Oh, yikes… Remember when the Cool Asians said the n-word in ‘Mean Girls’?
Not being white doesn’t mean you’re black
If you’re a real Mean Girls fan, then you probably remember Trang Pak as the grotsky little beotch who was sleeping with Coach Carr at the same time as Sun Jin Dinh. And why wouldn’t you? It’s an iconic Cool Asian love triangle.
But what you might not remember is the moment that Trang Pak very casually drops the n-word in an argument with Sun Jin Dinh about whether or not Dinh is “scamming on” Pak’s boyfriend (the early 2000s were a wild time for our vernacular).
You can watch the movie clip below (the scene in question starts at 2:28) for a little context:
The comment is played for laughs, and the film moves on from the scene without a hitch. After all, Mean Girls came out in 2004, before political correctness was de rigueur. A similar joke probably wouldn’t make it into the script of a teen comedy in 2017, let alone the final cut of the film.
But Trang Pak’s casual slur was a surprisingly astute nod at a common misconception among non-black people of color at large, and Asians specifically: that your otherness grants you full access to the n-word.
Sorry, but no.
This behavior is especially prominent in certain regions, where the n-word slipped into the cultural lexicon relatively unchecked. Those who elect to say the n-word tend to rationalize their actions by positing that they only say it during songs, or would never say it to a black person.
But that’s bullshit, because not being white… doesn’t mean you’re black.
You don’t have the same historical context surrounding the n-word and you don’t face the same type of discrimination that remains a constant in the day-to-day lives of black Americans. Which is to say that when you, a non-black person, says it you’re not re-claiming a tool of oppression.
You’re just being a racist dick.
Asian people dabble in black culture, from music to fashion. Frankly, so do all other races. But there’s been a notable uptick in Asian participation in black cultural spaces, like streetwear and hip-hop. It has become more and more commonplace to find young Asian people rocking brands like Supreme and Yeezy, or adopting hairstyles traditionally associated with black culture.
Big caveat: It’s not racist to wear Palace or listen to Lil Uzi Vert if you’re Asian, and it’s kind of fucked up to suggest otherwise. If you know how to behave, your heritage should not be a barrier to entry into genres of music or styles of clothing, nor should it preclude your enjoyment of those genres or styles.
I’m a person of Asian descent who listens almost exclusively to rap music, but I still have to check myself and make sure I’m staying in my lane when I’m scream-rapping almost every word to Lil Wayne’s A Milli at a friend’s house party.

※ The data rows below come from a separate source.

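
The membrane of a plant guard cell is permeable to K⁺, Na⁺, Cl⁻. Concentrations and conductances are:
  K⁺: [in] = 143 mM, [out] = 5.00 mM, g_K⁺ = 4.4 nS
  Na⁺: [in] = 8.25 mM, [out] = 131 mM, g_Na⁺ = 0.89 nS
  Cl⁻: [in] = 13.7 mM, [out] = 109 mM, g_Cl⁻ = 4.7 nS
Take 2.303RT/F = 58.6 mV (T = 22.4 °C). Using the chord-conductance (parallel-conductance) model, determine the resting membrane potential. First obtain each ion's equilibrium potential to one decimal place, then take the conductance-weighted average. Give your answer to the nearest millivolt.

-56 mV

E_K⁺ = (58.6/1)·log₁₀(5.00/143) = -85.3 mV
E_Na⁺ = (58.6/1)·log₁₀(131/8.25) = 70.4 mV
E_Cl⁻ = (58.6/-1)·log₁₀(109/13.7) = -52.8 mV
Vm = (Σ gᵢEᵢ)/(Σ gᵢ) = (4.4·-85.3 + 0.89·70.4 + 4.7·-52.8) / (4.4 + 0.89 + 4.7)
= -560.82 / 9.99 = -56.14 mV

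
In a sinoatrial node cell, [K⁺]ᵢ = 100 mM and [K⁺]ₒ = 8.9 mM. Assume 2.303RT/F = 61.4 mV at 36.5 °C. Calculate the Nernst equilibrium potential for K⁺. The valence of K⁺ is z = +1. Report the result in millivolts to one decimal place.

E = (61.4/z) · log₁₀([K⁺]_out/[K⁺]_in) with z = +1.
= (61.4/1) · log₁₀(8.9/100) = 61.40 · log₁₀(0.089)
= 61.40 · (-1.0506) = -64.51 mV

-64.5 mV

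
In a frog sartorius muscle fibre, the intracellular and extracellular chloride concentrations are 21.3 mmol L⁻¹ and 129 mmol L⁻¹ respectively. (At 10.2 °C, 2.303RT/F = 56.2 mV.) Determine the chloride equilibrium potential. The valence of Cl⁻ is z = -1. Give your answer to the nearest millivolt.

E = (56.2/z) · log₁₀([Cl⁻]_out/[Cl⁻]_in) with z = -1.
For an anion, dividing by z = -1 reverses the sign.
= (56.2/-1) · log₁₀(129/21.3) = -56.20 · log₁₀(6.056)
= -56.20 · (0.7822) = -43.96 mV

-44 mV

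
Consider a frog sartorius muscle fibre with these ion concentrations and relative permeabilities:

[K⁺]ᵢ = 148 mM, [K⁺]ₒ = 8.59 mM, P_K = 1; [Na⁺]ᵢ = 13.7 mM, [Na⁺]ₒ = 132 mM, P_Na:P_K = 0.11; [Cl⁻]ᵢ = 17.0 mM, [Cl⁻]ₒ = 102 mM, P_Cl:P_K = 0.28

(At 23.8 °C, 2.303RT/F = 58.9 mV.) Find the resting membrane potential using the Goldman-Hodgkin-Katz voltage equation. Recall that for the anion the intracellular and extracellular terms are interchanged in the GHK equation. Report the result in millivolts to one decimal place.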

Asian people are underrepresented in popular American music in general, and the few prominent Asian hip hop artists often skirt the lines between creating original work within a traditionally black genre and appropriation.
Some rappers, like Dumbfoundead and Awkwafina, navigate this line successfully by explicitly incorporating aspects of their Asian identity into their music and working to be conscious of the Culture as a whole.
But other Asian artists have faced backlash from blurring the boundary between appreciation and microaggression. Korean rapper Keith Ape was accused of cultural appropriation in 2015 for the music video for his breakout single It G Ma.
The video showed Ape and his friends sporting grills and corn rows, and menacing the camera with finger guns. Ape later released a remix, and another music video, through Complex that featured black rappers like A$AP Ferg and Father.
In 2016, M.I.A., who is of Sri Lankan descent, caught fire last year for her insensitive comments about the Black Lives Matter movement. The fallout from her statements resulted in her being dropped from the lineup of the 2016 Afropunk Festival in London.
Did Tina Fey know what she was tapping into when she wrote a script where one Vietnamese girl called another Vietnamese girl the n-word in a high school gymnasium? For sure, no. It does not seem like she has a finger on the pulse of current youth culture, given her last couple of movies.
But whether purposeful or not, this throwaway moment in Mean Girls serves as an uncomfortable reminder that sometimes, Asian youth culture thoughtlessly appropriates that of their black peers, and has done so since Aaron Samuels first asked what day it was back in 2004.